DECC$POSIX_COMPLIANT_PATHNAMES を無効にする必要がある場合は,次のように DEFINE を使用して,その値として 0 または "DISABLE" を設定します。
$ DEFINE DECC$POSIX_COMPLIANT_PATHNAMES 0 |
DECC$POSIX_COMPLIANT_PATHNAMES を有効にする場合は,その値として,次のいずれかを設定します。
| 1 | POSIX のみ - パス名をすべて,POSIX のスタイルで表す。 |
| 2 | POSIX 寄り - " : " で終わっているかまたは任意のかっこ " []<> " を含んでいて,しかも SYS$FILESCAN サービスで解析可能なパス名は,そのすべてを OpenVMS のスタイルで表し,それ以外のパス名は,POSIX のスタイルで表す。 |
| 3 | OpenVMS 寄り - " / " を含むパス名と,パス名 " . " および " .. " は, POSIX のスタイルで表し,それ以外のパス名は,OpenVMS のスタイルで表す。 |
| 4 | OpenVMS のみ - パス名をすべて,OpenVMS のスタイルで表す。 |
モード 1 および 4 は,他の共用ライブラリやユーティリティとの間で相互作用があるので,お勧めしません。 |
DECC$POSIX_COMPLIANT_PATHNAMES を有効にすると, C RTL では,規則 (つまり DECC$POSIX_COMPLIANT_PATHNAMES に割り当てた値で決まる規則) に従ってパス名を調べ,それが POSIX のスタイルで表されているのか, OpenVMS のスタイルで表されているのかを判断します。
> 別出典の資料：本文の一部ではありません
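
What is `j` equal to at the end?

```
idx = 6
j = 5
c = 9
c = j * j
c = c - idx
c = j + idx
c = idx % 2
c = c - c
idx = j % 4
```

5

c = 5*5 = 25
c = 25-6 = 19
c = 5+6 = 11
c = 6%2 = 0
c = 0-0 = 0
idx = 5%4 = 1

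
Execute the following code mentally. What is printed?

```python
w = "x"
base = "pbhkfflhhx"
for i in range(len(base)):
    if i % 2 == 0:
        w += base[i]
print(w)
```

i=0: add 'p' → 'xp'
i=1: skip
i=2: add 'h' → 'xph'
i=3: skip
i=4: add 'f' → 'xphf'
i=5: skip
i=6: add 'l' → 'xphfl'
i=7: skip
i=8: add 'h' → 'xphflh'
i=9: skip

xphflh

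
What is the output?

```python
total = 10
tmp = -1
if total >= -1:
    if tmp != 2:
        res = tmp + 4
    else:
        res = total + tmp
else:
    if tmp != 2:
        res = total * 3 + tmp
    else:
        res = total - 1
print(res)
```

total=10, tmp=-1
total >= -1 is True; tmp != 2 is True
→ res = tmp + 4 = 3

3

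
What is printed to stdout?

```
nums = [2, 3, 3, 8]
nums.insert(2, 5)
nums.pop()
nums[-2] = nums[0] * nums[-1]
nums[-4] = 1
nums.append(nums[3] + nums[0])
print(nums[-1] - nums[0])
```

insert 5 at 2 → [2, 3, 5, 3, 8]
pop() removes 8 → [2, 3, 5, 3]
nums[-2] = nums[0]*nums[-1] = 2*3 = 6 → [2, 3, 6, 3]
nums[-4] = 1 → [1, 3, 6, 3]
append nums[3]+nums[0] = 3+1 = 4 → [1, 3, 6, 3, 4]
nums[-1]-nums[0] = 4-1 = 3

3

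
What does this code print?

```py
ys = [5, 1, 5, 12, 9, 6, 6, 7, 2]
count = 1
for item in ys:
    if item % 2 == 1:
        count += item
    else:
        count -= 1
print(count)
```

item=5: odd, count = 1+5 = 6
item=1: odd, count = 6+1 = 7
item=5: odd, count = 7+5 = 12
item=12: not odd, count = 12-1 = 11
item=9: odd, count = 11+9 = 20
item=6: not odd, count = 20-1 = 19
item=6: not odd, count = 19-1 = 18
item=7: odd, count = 18+7 = 25
item=2: not odd, count = 25-1 = 24

24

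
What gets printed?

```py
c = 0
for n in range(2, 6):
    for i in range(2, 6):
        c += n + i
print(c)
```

n=2,i=2: c = 0+4 = 4
n=2,i=3: c = 4+5 = 9
n=2,i=4: c = 9+6 = 15
n=2,i=5: c = 15+7 = 22
n=3,i=2: c = 22+5 = 27
n=3,i=3: c = 27+6 = 33
n=3,i=4: c = 33+7 = 40
n=3,i=5: c = 40+8 = 48
n=4,i=2: c = 48+6 = 54
n=4,i=3: c = 54+7 = 61
n=4,i=4: c = 61+8 = 69
n=4,i=5: c = 69+9 = 78
n=5,i=2: c = 78+7 = 85
n=5,i=3: c = 85+8 = 93
n=5,i=4: c = 93+9 = 102
n=5,i=5: c = 102+10 = 112

112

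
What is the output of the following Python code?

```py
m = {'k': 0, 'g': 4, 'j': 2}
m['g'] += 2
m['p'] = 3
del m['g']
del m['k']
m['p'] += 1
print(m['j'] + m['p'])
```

6

m['g'] = 4+2 = 6 → {'k': 0, 'g': 6, 'j': 2}
m['p'] = 3 → {'k': 0, 'g': 6, 'j': 2, 'p': 3}
del 'g' → {'k': 0, 'j': 2, 'p': 3}
del 'k' → {'j': 2, 'p': 3}
m['p'] = 3+1 = 4 → {'j': 2, 'p': 4}
m['j']+m['p'] = 2+4 = 6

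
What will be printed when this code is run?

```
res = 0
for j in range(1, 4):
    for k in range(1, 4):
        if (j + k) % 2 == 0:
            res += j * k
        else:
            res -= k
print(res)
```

j=1,k=1: even sum, res = 0+1 = 1
j=1,k=2: odd sum, res = 1-2 = -1
j=1,k=3: even sum, res = (-1)+3 = 2
j=2,k=1: odd sum, res = 2-1 = 1
j=2,k=2: even sum, res = 1+4 = 5
j=2,k=3: odd sum, res = 5-3 = 2
j=3,k=1: even sum, res = 2+3 = 5
j=3,k=2: odd sum, res = 5-2 = 3
j=3,k=3: even sum, res = 3+9 = 12

12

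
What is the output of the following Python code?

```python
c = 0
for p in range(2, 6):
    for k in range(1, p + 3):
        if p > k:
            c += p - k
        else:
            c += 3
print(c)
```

56

p=2,k=1: 2>1, c = 0+1 = 1
p=2,k=2: not 2>2, c = 1+3 = 4
p=2,k=3: not 2>3, c = 4+3 = 7
p=2,k=4: not 2>4, c = 7+3 = 10
p=3,k=1: 3>1, c = 10+2 = 12
p=3,k=2: 3>2, c = 12+1 = 13
p=3,k=3: not 3>3, c = 13+3 = 16
p=3,k=4: not 3>4, c = 16+3 = 19
p=3,k=5: not 3>5, c = 19+3 = 22
p=4,k=1: 4>1, c = 22+3 = 25
p=4,k=2: 4>2, c = 25+2 = 27
p=4,k=3: 4>3, c = 27+1 = 28
p=4,k=4: not 4>4, c = 28+3 = 31
p=4,k=5: not 4>5, c = 31+3 = 34
p=4,k=6: not 4>6, c = 34+3 = 37
p=5,k=1: 5>1, c = 37+4 = 41
p=5,k=2: 5>2, c = 41+3 = 44
p=5,k=3: 5>3, c = 44+2 = 46
p=5,k=4: 5>4, c = 46+1 = 47
p=5,k=5: not 5>5, c = 47+3 = 50
p=5,k=6: not 5>6, c = 50+3 = 53
p=5,k=7: not 5>7, c = 53+3 = 56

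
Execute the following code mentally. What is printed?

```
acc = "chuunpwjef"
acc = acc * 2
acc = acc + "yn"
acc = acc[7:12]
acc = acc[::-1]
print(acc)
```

hcfej

repeat ×2 → 'chuunpwjefchuunpwjef'
+ 'yn' → 'chuunpwjefchuunpwjefyn'
slice [7:12] → 'jefch'
reverse → 'hcfej'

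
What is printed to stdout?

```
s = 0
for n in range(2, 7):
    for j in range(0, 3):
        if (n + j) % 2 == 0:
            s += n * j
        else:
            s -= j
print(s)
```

n=2,j=0: even sum, s = 0+0 = 0
n=2,j=1: odd sum, s = 0-1 = -1
n=2,j=2: even sum, s = (-1)+4 = 3
n=3,j=0: odd sum, s = 3-0 = 3
n=3,j=1: even sum, s = 3+3 = 6
n=3,j=2: odd sum, s = 6-2 = 4
n=4,j=0: even sum, s = 4+0 = 4
n=4,j=1: odd sum, s = 4-1 = 3
n=4,j=2: even sum, s = 3+8 = 11
n=5,j=0: odd sum, s = 11-0 = 11
n=5,j=1: even sum, s = 11+5 = 16
n=5,j=2: odd sum, s = 16-2 = 14
n=6,j=0: even sum, s = 14+0 = 14
n=6,j=1: odd sum, s = 14-1 = 13
n=6,j=2: even sum, s = 13+12 = 25

25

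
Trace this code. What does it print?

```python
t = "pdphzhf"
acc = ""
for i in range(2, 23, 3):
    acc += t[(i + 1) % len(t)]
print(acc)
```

i=2: add t[3]='h' → 'h'
i=5: add t[6]='f' → 'hf'
i=8: add t[2]='p' → 'hfp'
i=11: add t[5]='h' → 'hfph'
i=14: add t[1]='d' → 'hfphd'
i=17: add t[4]='z' → 'hfphdz'
i=20: add t[0]='p' → 'hfphdzp'

hfphdzp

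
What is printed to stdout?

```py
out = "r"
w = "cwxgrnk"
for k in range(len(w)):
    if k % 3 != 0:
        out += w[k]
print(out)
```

rwxrn

k=0: skip
k=1: add 'w' → 'rw'
k=2: add 'x' → 'rwx'
k=3: skip
k=4: add 'r' → 'rwxr'
k=5: add 'n' → 'rwxrn'
k=6: skip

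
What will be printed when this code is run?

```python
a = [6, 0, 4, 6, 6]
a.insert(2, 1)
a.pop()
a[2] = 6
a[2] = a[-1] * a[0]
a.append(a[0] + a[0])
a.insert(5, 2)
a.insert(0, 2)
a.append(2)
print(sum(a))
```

70

insert 1 at 2 → [6, 0, 1, 4, 6, 6]
pop() removes 6 → [6, 0, 1, 4, 6]
a[2] = 6 → [6, 0, 6, 4, 6]
a[2] = a[-1]*a[0] = 6*6 = 36 → [6, 0, 36, 4, 6]
append a[0]+a[0] = 6+6 = 12 → [6, 0, 36, 4, 6, 12]
insert 2 at 5 → [6, 0, 36, 4, 6, 2, 12]
insert 2 at 0 → [2, 6, 0, 36, 4, 6, 2, 12]
append 2 → [2, 6, 0, 36, 4, 6, 2, 12, 2]
sum = 70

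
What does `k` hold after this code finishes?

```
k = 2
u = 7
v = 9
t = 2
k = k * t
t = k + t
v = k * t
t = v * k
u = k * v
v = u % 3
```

k = 2*2 = 4
t = 4+2 = 6
v = 4*6 = 24
t = 24*4 = 96
u = 4*24 = 96
v = 96%3 = 0

4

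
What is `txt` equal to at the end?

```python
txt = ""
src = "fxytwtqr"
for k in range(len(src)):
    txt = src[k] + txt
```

'rqtwtyxf'

k=0: prepend 'f' → 'f'
k=1: prepend 'x' → 'xf'
k=2: prepend 'y' → 'yxf'
k=3: prepend 't' → 'tyxf'
k=4: prepend 'w' → 'wtyxf'
k=5: prepend 't' → 'twtyxf'
k=6: prepend 'q' → 'qtwtyxf'
k=7: prepend 'r' → 'rqtwtyxf'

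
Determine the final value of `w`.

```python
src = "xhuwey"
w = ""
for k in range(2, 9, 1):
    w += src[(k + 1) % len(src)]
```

k=2: add src[3]='w' → 'w'
k=3: add src[4]='e' → 'we'
k=4: add src[5]='y' → 'wey'
k=5: add src[0]='x' → 'weyx'
k=6: add src[1]='h' → 'weyxh'
k=7: add src[2]='u' → 'weyxhu'
k=8: add src[3]='w' → 'weyxhuw'

'weyxhuw'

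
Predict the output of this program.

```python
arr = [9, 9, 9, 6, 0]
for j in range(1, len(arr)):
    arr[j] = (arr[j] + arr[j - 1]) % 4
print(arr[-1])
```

1

j=1: arr[1] = (9+9)%4 = 2 → [9, 2, 9, 6, 0]
j=2: arr[2] = (9+2)%4 = 3 → [9, 2, 3, 6, 0]
j=3: arr[3] = (6+3)%4 = 1 → [9, 2, 3, 1, 0]
j=4: arr[4] = (0+1)%4 = 1 → [9, 2, 3, 1, 1]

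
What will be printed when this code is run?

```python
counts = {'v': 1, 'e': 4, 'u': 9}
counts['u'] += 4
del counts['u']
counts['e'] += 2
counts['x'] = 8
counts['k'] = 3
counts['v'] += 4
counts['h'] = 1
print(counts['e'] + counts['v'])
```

11

counts['u'] = 9+4 = 13 → {'v': 1, 'e': 4, 'u': 13}
del 'u' → {'v': 1, 'e': 4}
counts['e'] = 4+2 = 6 → {'v': 1, 'e': 6}
counts['x'] = 8 → {'v': 1, 'e': 6, 'x': 8}
counts['k'] = 3 → {'v': 1, 'e': 6, 'x': 8, 'k': 3}
counts['v'] = 1+4 = 5 → {'v': 5, 'e': 6, 'x': 8, 'k': 3}
counts['h'] = 1 → {'v': 5, 'e': 6, 'x': 8, 'k': 3, 'h': 1}
counts['e']+counts['v'] = 6+5 = 11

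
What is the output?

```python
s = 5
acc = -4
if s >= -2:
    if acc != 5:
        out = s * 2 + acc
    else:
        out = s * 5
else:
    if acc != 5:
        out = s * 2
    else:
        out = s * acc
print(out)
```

6

s=5, acc=-4
s >= -2 is True; acc != 5 is True
→ out = s * 2 + acc = 6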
たとえば,パス名のほとんどを POSIX 準拠で表す場合は,次のように設定します。
$ DEFINE DECC$POSIX_COMPLIANT_PATHNAMES 2 |
C RTL がパス名を POSIX スタイルで表すようになっている場合, C RTL では,受け取った POSIX パス名を OpenVMS のファイル指定へ変換しないで,引用符で囲んだ形式 (この章の前半で説明) に変換します。その結果,RMS ではそのパス名を,シンボリック・リンクで指定されたパス名と同じように処理することができます。
OpenVMS の C RTL では,従来から,UNIX プログラムに対して補足機能を提供してきています。つまり,指定されたファイル名 (またはパス名) の先頭にスラッシュ (/) があるのにもかかわらず,ルートの下にそのファイルが見つからないと, C RTL では,スラッシュの直後にある名前を論理名またはデバイス名として解釈しようとします。たとえば,ファイル名が /SYS$COMMON/SYSEXE/DCL.EXE であれば,それが SYS$COMMON:[SYSEXE] にある DCL.EXE を指しているものと解釈しようとします。また,ファイル名が /$1$DKA500 であれば,デバイス $1$DKA500: を指しているものと解釈しようとします。しかし,DECC$POSIX_COMPLIANT_PATHNAMES を有効にすると, C RTL ではそのような動作を行わなくなります。その理由は,これらの名前が POSIX 名ではないからです。